Anche questi curiosi, quando tornarono presso le proprie abitazioni, non furono creduti. Le riprese da loro effettuate, pur questa volta con apparecchi professionali, non avevano di nuovo documentato nulla.
Fu organizzata nel giro di pochi mesi, una spedizione scientifica. Parteciparono una manciata di scienziati ma con attrezzatura molto sofisticata, persino con bombole di ossigeno e tute speciali termiche, visto che era stato detto che la temperatura là sotto, man mano che si scendeva, aumentava notevolmente.
Diversamente dalle prime esperienze riferite, alla spedizione ci vollero diversi giorni prima di incontrare qualcuno, così come fu poi relazionato. Chiunque abitava quei posti si stava spostando al centro e in basso della montagna.

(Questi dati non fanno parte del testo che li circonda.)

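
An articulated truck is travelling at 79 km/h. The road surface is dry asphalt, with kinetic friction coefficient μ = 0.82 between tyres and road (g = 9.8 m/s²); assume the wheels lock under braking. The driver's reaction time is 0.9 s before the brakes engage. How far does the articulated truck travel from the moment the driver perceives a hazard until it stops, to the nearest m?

79 km/h ÷ 3.6 = 21.9444 m/s.
a = μg = 0.82 × 9.8 = 8.036 m/s².
Reaction distance = v·t_r = 21.9444 × 0.9 = 19.750 m.
Braking distance = v²/(2a) = 21.9444² / (2 × 8.036) = 481.557 / 16.072 = 29.962 m.
Total = 19.750 + 29.962 = 49.712 m.

Total stopping distance ≈ 50 m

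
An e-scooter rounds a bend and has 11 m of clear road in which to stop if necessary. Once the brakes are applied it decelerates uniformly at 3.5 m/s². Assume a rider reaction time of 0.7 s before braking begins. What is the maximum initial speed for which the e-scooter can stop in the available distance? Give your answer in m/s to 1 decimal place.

Stopping distance: v·t_r + v²/(2a) = 11 with t_r = 0.7 s and a = 3.500 m/s².
So v² + 4.900 v − 77.00 = 0.
Positive root: v = −a·t_r + √((a·t_r)² + 2a·d) = −2.450 + √(6.003 + 77.00) = 6.6606 m/s.

Maximum speed ≈ 6.7 m/s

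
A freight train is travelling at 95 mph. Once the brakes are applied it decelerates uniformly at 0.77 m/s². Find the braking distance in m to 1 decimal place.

95 mph × 0.44704 = 42.4688 m/s.
Braking distance = v²/(2a) = 42.4688² / (2 × 0.770) = 1803.599 / 1.540 = 1171.168 m.

Braking distance ≈ 1171.2 m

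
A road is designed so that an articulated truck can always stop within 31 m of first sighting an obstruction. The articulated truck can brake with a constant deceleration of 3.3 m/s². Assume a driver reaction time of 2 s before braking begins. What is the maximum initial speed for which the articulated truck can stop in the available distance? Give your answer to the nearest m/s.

Stopping distance: v·t_r + v²/(2a) = 31 with t_r = 2 s and a = 3.300 m/s².
So v² + 13.200 v − 204.60 = 0.
Positive root: v = −a·t_r + √((a·t_r)² + 2a·d) = −6.600 + √(43.560 + 204.60) = 9.1531 m/s.

Maximum speed ≈ 9 m/s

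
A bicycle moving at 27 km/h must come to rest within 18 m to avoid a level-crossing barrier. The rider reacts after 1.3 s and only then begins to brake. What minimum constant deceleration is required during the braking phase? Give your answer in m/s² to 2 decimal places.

27 km/h ÷ 3.6 = 7.5000 m/s.
Distance covered during reaction = 7.5000 × 1.3 = 9.750 m.
Distance available for braking: 18 − 9.750 = 8.250 m.
v² = 2a·d ⇒ a = v²/(2d) = 7.5000² / (2 × 8.250) = 56.250 / 16.500 = 3.4091 m/s².

Required deceleration ≈ 3.41 m/s²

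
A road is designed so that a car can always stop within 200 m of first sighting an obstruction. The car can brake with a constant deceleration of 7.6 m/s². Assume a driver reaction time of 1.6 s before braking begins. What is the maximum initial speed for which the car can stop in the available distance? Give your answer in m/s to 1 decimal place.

Maximum speed ≈ 44.3 m/s

Stopping distance: v·t_r + v²/(2a) = 200 with t_r = 1.6 s and a = 7.600 m/s².
So v² + 24.320 v − 3040.00 = 0.
Positive root: v = −a·t_r + √((a·t_r)² + 2a·d) = −12.160 + √(147.866 + 3040.00) = 44.3012 m/s.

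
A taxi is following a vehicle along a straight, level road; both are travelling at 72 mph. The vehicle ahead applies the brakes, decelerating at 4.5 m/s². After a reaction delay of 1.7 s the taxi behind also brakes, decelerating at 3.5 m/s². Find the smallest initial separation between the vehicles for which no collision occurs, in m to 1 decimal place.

Minimum gap ≈ 87.6 m

72 mph × 0.44704 = 32.1869 m/s.
Leader travels v²/(2a_L) = 1035.997 / 9.000 = 115.111 m before stopping.
Follower covers v·t_r = 32.1869 × 1.7 = 54.718 m while reacting, then v²/(2a_F) = 1035.997 / 7.000 = 148.000 m while braking, for a total of 54.718 + 148.000 = 202.718 m.
Since a_F ≤ a_L and the follower starts braking later, the follower is never slower than the leader, so the closest approach is when both have stopped.
Minimum gap = 202.718 − 115.111 = 87.607 m.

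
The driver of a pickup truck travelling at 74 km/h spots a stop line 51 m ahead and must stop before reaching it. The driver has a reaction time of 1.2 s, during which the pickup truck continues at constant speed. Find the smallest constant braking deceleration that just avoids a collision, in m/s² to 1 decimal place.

74 km/h ÷ 3.6 = 20.5556 m/s.
Distance covered during reaction = 20.5556 × 1.2 = 24.667 m.
Distance available for braking: 51 − 24.667 = 26.333 m.
v² = 2a·d ⇒ a = v²/(2d) = 20.5556² / (2 × 26.333) = 422.533 / 52.666 = 8.0229 m/s².

Required deceleration ≈ 8.0 m/s²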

Dopo circa una settimana, il gruppo era finalmente giunto a un’ampia sala scavata interamente nella pietra viva; da una specie di pozzo che si apriva sul pavimento furono intraviste delle luci che, se investite a loro volta dai fasci luminosi delle potenti torce degli scienziati, sparivano. Gli scienziati si accontentarono allora di rimanere al buio limitandosi a rivolgere la voce verso quelle fonti luminose accorgendosi però, solo dopo un po’, che si trattavano in realtà di sguardi umani. Qualcuno nel buio di quei luoghi li scrutava in preda a viva inquietudine. Nonostante i numerosi tentativi non fu possibile però per gli scienziati instaurare alcun tipo di comunicazione, udendosi infatti dal profondo della terra solo mormorii, fruscii e suoni indistinti.
Nel viaggio di ritorno, dei cinque scienziati, tre si ammalarono gravemente di una affezione misteriosa, uno addirittura impazzì. Il quinto, il prof. Arthur J. Sørensen, della Regia Accademia danese, l’unico apparentemente in piena salute, iniziò un ciclo di conferenze per divulgare quanto avevo visto e i risultati che aveva raccolto. Secondo lui, il varco denominato “B-U403K”, costituiva una scoperta di eccezionale valore scientifico e andava approfondita. Era necessario quindi finanziare una seconda spedizione oltre che interdire l’accesso al varco a tutte le persone improvvisate che, alla ricerca di sensazioni forti, continuavano a entrarvi a rischio della vita.
Nonostante l’opposizione del Vaticano, le prese di posizione degli immancabili negazionisti e le critiche irridenti di chi sosteneva che si trattava solo di una astuta manovra pubblicitaria per la imminente edificazione, nei pressi del Lago, di un lussuoso resort che sarebbe stato denominato “El Diablo”, il prof. Sørensen ottenne gli sponsor sufficienti.
Quando oramai tutto era pronto, una scossa di terremoto ancora più forte della precedente fece crollare la galleria di accesso per chilometri.
Per qualche tempo si provò a scavare ma poi l’impresa fu abbandonata per gli eccessivi costi.
Trascorsero ancora alcuni anni fino a quando nessuno ne parlò più.